I never had the music-box style Fisher Price record player, I had the one that was an actual phonograph.

rahimnathwani 5 hours ago | parent [-]

TIL!

https://www.reddit.com/r/vinyl/s/1wTKcVvkCV

t_mann 8 hours ago | parent | prev [-]

Ah ok, sounds like a smarter way to do it. How hackable would you say is it, eg to register your own NFC chips? It seems like a nice platform.

ljlolel 8 hours ago | parent [-]

Pretty easy. Same as for yoto

vel0city 8 hours ago | parent | prev [-]

For those looking at these, I highly recommend Yoto over Tonies.

walthamstow 9 hours ago | parent | prev | next [-]

The Yota player for kids is basically this

rwmj 8 hours ago | parent | prev [-]

Really really really missing the point! Firstly I'd object to your statement that you have to buy a lot of stuff to get into it. Record players aren't expensive, and vinyl is also cheap (and don't look on ebay, go to your local thrift stores / charity shops -- or even better, your parents' house). Secondly the physicality isn't somehow the friction of associating music with a physical object, but the actual experience and sound of a record playing. You won't get this unless you do it, often, with wonderful music, so it's hard to describe.

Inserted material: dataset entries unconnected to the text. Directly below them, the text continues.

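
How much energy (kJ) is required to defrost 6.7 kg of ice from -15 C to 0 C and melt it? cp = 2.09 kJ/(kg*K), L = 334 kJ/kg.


Sensible heat = cp * dT = 2.09 * 15 = 31.35 kJ/kg
Total per kg = 31.35 + 334 = 365.35 kJ/kg
Q = m * total = 6.7 * 365.35
Q = 2447.8 kJ

2447.8


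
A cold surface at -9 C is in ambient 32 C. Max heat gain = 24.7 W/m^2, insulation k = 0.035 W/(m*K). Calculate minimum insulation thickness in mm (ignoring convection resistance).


dT = 32 - (-9) = 41 K
thickness = k * dT / q_max * 1000
thickness = 0.035 * 41 / 24.7 * 1000
thickness = 58.1 mm

58.1


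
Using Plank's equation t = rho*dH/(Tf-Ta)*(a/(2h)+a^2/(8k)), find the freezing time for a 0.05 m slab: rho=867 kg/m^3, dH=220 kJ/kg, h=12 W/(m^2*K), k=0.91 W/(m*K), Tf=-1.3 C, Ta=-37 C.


dT = -1.3 - (-37) = 35.7 K
term1 = a/(2h) = 0.05/(2*12) = 0.002083333333
term2 = a^2/(8k) = 0.05^2/(8*0.91) = 0.0003434065934
t = rho*dH*1000/dT * (term1 + term2)
t = 867*220*1000/35.7 * (0.002083333333 + 0.0003434065934)
t = 12966 s

12966


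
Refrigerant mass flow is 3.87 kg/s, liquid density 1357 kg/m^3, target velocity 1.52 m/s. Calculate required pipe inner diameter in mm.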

You're right, that it is a lot of stuff. I'm looking now at 6 shelves filled with records. That definitely doesn't work for people in small apartments.

ttoinou 6 hours ago | parent [-]

Im only criticising the use of the term asceticism here… of course I know the experience and sound is different

simpaticoder 5 hours ago | parent [-]

Asceticism is a term, like "large" or "small", that only has meaning relative to some standard. Relative to "hear whatever I want from the entire history of recorded music right now using a single cheap device", the act of playing a physical format on a complex assortment of devices you integrated is relatively ascetic. Hence the softening of the term with "middle path".